This past Monday would’ve been the late Johnny Cash’s 91st birthday. This longtime Cash fan had the Man In Black playing every Feb. 26, and the Cash staple ‘Walk The Line’ came on my Pandora and YouTube mixes a lot. So after I hung up with that NHL exec, I immediately thought of that song and of the 2023-24 Boston Bruins.

It’s become painfully evident that Sweeney and the Bruins were playing with ‘Fool’s Gold’ for the first half of this season. After heading into their bye week and NHL All-Star break atop the NHL at 31-9-9 on Jan. 27, the Bruins are 3-3-5 since returning from the break on Feb. 6. In five of those six games since Feb. 6, the Bruins have blown a third period lead.

“We should have done a much better job closing games out,” captain Brad Marchand told reporters after his team’s latest blown third period lead and the 4-3 shootout loss to the Seattle Kraken on Monday night.

“It’s a little disappointing because we had an opportunity to have a much better road trip. That is where the expectations are; if you’re going into the third with the lead, you expect to win the game. We have to. It’s coming down the stretch into playoff time; you have to be able to win those games and close them out. We have to be able to do better there.”

Following his team’s 3-2 overtime loss to the Vancouver Canucks this past Saturday, Boston Bruins head coach Jim Montgomery echoed his captain’s sentiments.

“We haven’t been good enough, right?” Montgomery pointed out. “A lot of points squandered. … I have to look at play usage and who’s on the ice. … I’m probably going to the well too often with the same players.”

That may be true, but what’s also becoming painfully clear about the current roster is that if the Bruins have any chance of making it, at least, past the first round of the Stanley Cup Playoffs for the first time since 2021, Montgomery needs a different well of players to choose from. Since Feb. 6, the 2023-24 Boston Bruins have become what so many around the NHL envisioned them being: a team in reset mode that would compete for a playoff spot and, with a little luck when the tournament for Lord Stanley rolled around, maybe they could go on an unexpected run.

When speaking to Boston Globe Hall of Fame puck scribe Kevin Paul Dupont prior to the loss against the Kraken on Monday night, even Montgomery seemed to acknowledge that’s what his current roster is.

“Last year, we were in a go-for-it-now, right?” Montgomery asked rhetorically. “I am not saying we are not going for it this year. but it’s just a different year.”

Based on that comment by Montgomery, it’s become even more apparent that Sweeney will not mortgage what little of the farm he has left to land his white whale, Calgary Flames defenseman Noah Hanifin, or any of the other big fish on the 2024 NHL trade market. Make no mistake, if Sweeney is somehow able to use current roster players, like impending unrestricted free agents Jake DeBrusk, James van Riemsdyk, or Matt Grzelcyk, to acquire the picks and prospects necessary to acquire a Hanifin or another impact player, he will. As reported here first, he could even capitalize on a desperate goalie market and use reigning Vezina Trophy winner Linus Ullmark to do just that instead of waiting until the summer when the return won’t be as high for Ullmark.
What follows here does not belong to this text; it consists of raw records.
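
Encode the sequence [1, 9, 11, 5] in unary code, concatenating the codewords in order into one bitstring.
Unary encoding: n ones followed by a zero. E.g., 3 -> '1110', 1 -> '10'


Encode each number as n ones followed by a terminating 0:
  1 -> 10 (2 bits)
  9 -> 1111111110 (10 bits)
  11 -> 111111111110 (12 bits)
  5 -> 111110 (6 bits)
Total length = 2 + 10 + 12 + 6 = 30 bits.

Unary([1, 9, 11, 5]) = 101111111110111111111110111110 (30 bits)


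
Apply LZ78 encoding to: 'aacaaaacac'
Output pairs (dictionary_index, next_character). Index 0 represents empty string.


LZ78 encoding steps:
Dictionary: {0: ''}
Step 1: w='' (idx 0), next='a' -> output (0, 'a'), add 'a' as idx 1
Step 2: w='a' (idx 1), next='c' -> output (1, 'c'), add 'ac' as idx 2
Step 3: w='a' (idx 1), next='a' -> output (1, 'a'), add 'aa' as idx 3
Step 4: w='aa' (idx 3), next='c' -> output (3, 'c'), add 'aac' as idx 4
Step 5: w='ac' (idx 2), end of input -> output (2, '')


Encoded: [(0, 'a'), (1, 'c'), (1, 'a'), (3, 'c'), (2, '')]


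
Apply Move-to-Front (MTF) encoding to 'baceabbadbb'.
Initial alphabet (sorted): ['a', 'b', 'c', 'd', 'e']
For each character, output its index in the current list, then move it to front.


MTF encoding:
'b': index 1 in ['a', 'b', 'c', 'd', 'e'] -> ['b', 'a', 'c', 'd', 'e']
'a': index 1 in ['b', 'a', 'c', 'd', 'e'] -> ['a', 'b', 'c', 'd', 'e']
'c': index 2 in ['a', 'b', 'c', 'd', 'e'] -> ['c', 'a', 'b', 'd', 'e']
'e': index 4 in ['c', 'a', 'b', 'd', 'e'] -> ['e', 'c', 'a', 'b', 'd']
'a': index 2 in ['e', 'c', 'a', 'b', 'd'] -> ['a', 'e', 'c', 'b', 'd']
'b': index 3 in ['a', 'e', 'c', 'b', 'd'] -> ['b', 'a', 'e', 'c', 'd']
'b': index 0 in ['b', 'a', 'e', 'c', 'd'] -> ['b', 'a', 'e', 'c', 'd']
'a': index 1 in ['b', 'a', 'e', 'c', 'd'] -> ['a', 'b', 'e', 'c', 'd']
'd': index 4 in ['a', 'b', 'e', 'c', 'd'] -> ['d', 'a', 'b', 'e', 'c']
'b': index 2 in ['d', 'a', 'b', 'e', 'c'] -> ['b', 'd', 'a', 'e', 'c']
'b': index 0 in ['b', 'd', 'a', 'e', 'c'] -> ['b', 'd', 'a', 'e', 'c']


Output: [1, 1, 2, 4, 2, 3, 0, 1, 4, 2, 0]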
The read here, though, is that the Bruins players, coaches, and management all know that while they all may preach that they’re still in win-now mode, they’re likely not winning now. That well of players Montgomery has to choose from could very well get mixed up by March 8, but Sweeney is now walking that line of staying competitive and building for the future, and he doesn’t want to fall off it until at least July 1, when he’s expected to gain over of $20 million in salary cap space.